Now contrast the sanctimonious brigade—the self-proclaimed ‘decent’ men who promised moral renewal and delivered only disappointment. Jimmy Carter ran in 1976 as the honest peanut farmer who would “never lie to you.” He bequeathed America stagflation, an energy crisis, and the Iran hostage humiliation. His approval ratings collapsed, and the pledge became a millstone. François Hollande campaigned as ‘Mr. Normal,’ the modest antidote to Sarkozy’s bling. His popularity sank below 20% amid economic stagnation and a secret affair that exposed the gulf between image and reality. Emmanuel Macron swept to power as the brilliant outsider, the Jupiterian reformer who would cleanse the corrupt Old Guard. Yet his domestic ratings remain dire, defined by street protests, pension chaos, and technocratic aloofness. In each case, the higher the moral pedestal, the harder and more gleeful the public fall.
And then there is Starmer, the lawyer who would restore integrity. The man who declared an end to scandal. The politician who prioritised process over policy and promised that, if nothing else, he “followed the rules.” That is perhaps why every U-turn, vanished phone, and lawyerly evasion now lands like a personal insult—because the brand was built on unattainable purity. Had Starmer come clean about the appointment of ‘Prince of Darkness’ Peter Mandelson: ‘Yes, he’s dirty—but we need him; he’s good at the job’—I doubt anyone beyond Westminster would have batted an eyelid. But the charade of not knowing what was going on in his own office, and his penchant for throwing subordinates under the bus, will now prove fatal for this dullest of prime ministers. The sanctimony has made the fall steeper than any mere rogue could manage.

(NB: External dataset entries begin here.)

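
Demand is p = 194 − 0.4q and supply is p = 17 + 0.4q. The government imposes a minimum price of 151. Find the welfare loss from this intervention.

5175.625

Competitive equilibrium: 194 − 0.4q = 17 + 0.4q → q* = 221.25, p* = 105.5.
At the floor p = 151, quantity demanded = (194 − 151)/0.4 = 107.5.
Sellers' marginal cost at q' = 107.5: 17 + 0.4·107.5 = 60.
Δq = 221.25 − 107.5 = 113.75; wedge = 151 − 60 = 91.
Welfare loss = ½ × 113.75 × 91 = 5175.625.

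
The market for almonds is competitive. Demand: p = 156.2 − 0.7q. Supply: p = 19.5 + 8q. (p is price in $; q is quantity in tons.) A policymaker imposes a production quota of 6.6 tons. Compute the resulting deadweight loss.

Competitive equilibrium: 156.2 − 0.7q = 19.5 + 8q → q* = 15.71264, p* = 145.20115.
At q = 6.6: demand price = 156.2 − 0.7·6.6 = 151.58; supply price = 19.5 + 8·6.6 = 72.3.
Δq = 15.71264 − 6.6 = 9.11264; wedge = 151.58 − 72.3 = 79.28.
The triangle = ½ × 9.11264 × 79.28 = $361.23.

$361.23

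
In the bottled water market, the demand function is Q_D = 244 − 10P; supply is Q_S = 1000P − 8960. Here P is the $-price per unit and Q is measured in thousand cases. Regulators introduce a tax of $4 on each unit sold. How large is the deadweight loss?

$79.21 thousand

In inverse form: demand P = 24.4 − 0.1Q, supply P = 8.96 + 0.001Q.
Competitive equilibrium: 24.4 − 0.1Q = 8.96 + 0.001Q → Q* = 152.8713, P* = 9.1129.
With the tax, the buyer price exceeds the seller price by 4: (24.4 − 0.1Q) − (8.96 + 0.001Q) = 4 → Q' = 113.2673.
ΔQ = 152.8713 − 113.2673 = 39.604; the wedge equals the tax, 4.
DWL = ½ × 39.604 × 4 = $79.21 thousand.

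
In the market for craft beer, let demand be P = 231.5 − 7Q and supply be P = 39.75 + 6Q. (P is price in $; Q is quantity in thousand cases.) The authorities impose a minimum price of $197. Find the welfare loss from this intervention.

Competitive equilibrium: 231.5 − 7Q = 39.75 + 6Q → Q* = 14.75, P* = 128.25.
At the floor P = 197, quantity demanded = (231.5 − 197)/7 = 4.9286.
Sellers' marginal cost at Q' = 4.9286: 39.75 + 6·4.9286 = 69.3216.
ΔQ = 14.75 − 4.9286 = 9.8214; wedge = 197 − 69.3216 = 127.6784.
DWL = ½ × 9.8214 × 127.6784 = $626.99 thousand.

$626.99 thousand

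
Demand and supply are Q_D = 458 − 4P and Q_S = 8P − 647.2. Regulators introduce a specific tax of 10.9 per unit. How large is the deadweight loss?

158.41

In inverse form: demand P = 114.5 − 0.25Q, supply P = 80.9 + 0.125Q.
Competitive equilibrium: 114.5 − 0.25Q = 80.9 + 0.125Q → Q* = 89.6, P* = 92.1.
With the tax, the buyer price exceeds the seller price by 10.9: (114.5 − 0.25Q) − (80.9 + 0.125Q) = 10.9 → Q' = 60.5333.
ΔQ = 89.6 − 60.5333 = 29.0667; the wedge equals the tax, 10.9.
Welfare loss = ½ × 29.0667 × 10.9 = 158.41.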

Why does this pattern hold? Because politics is not a seminary. Voters are not children who need protecting from the messy truth of human nature. They are adults who understand that power attracts the ambitious, the ruthless, and the occasionally libidinous. They can forgive many things. What they cannot (and will not) forgive is the insult of being told they are getting a saint when they are actually getting the same old operator in slightly better tailoring. Authenticity, flaws embraced, vices aired, builds trust. Performative virtue destroys it.
Britain today faces structural crises that demand something sterner than sermons: unsustainable debt thanks to a welfare state which outweighs treasury receipts; the scourge of mass migration; stagnant productivity; energy insecurity; and a cultural cohesion coming apart at the seams. These are not problems solved by focus groups. They require ruthlessness, pragmatism, and the willingness to make enemies. In short, they require a leader whose vices are visible—visible enough that we can weigh them honestly against the virtues, rather than a leader whose primary vice is the pretence of having none.
The West does not need more Mr. Normals or Jupiter-like technocrats. Britain, especially, does not need another sermon from the mount. It needs more Churchills, more Johnsons in their prime, and, dare I say it, quite possibly a maverick like Nigel Farage. Thankfully, the Reform UK leader has refreshingly well-documented vices. He likes a drink, likes a smoke, and has a rumoured taste for presentable young ladies. All these things are, for my money, firmly in his favour. The man has been subject to establishment scrutiny for the last quarter of a century—compromising revelations are, therefore, unlikely to derail him.
Whether Farage is the right man for the job remains to be seen, but Britain is in dire need of a bastard. At least then we’ll know what we’re voting for—and, what’s more, we might even get something done.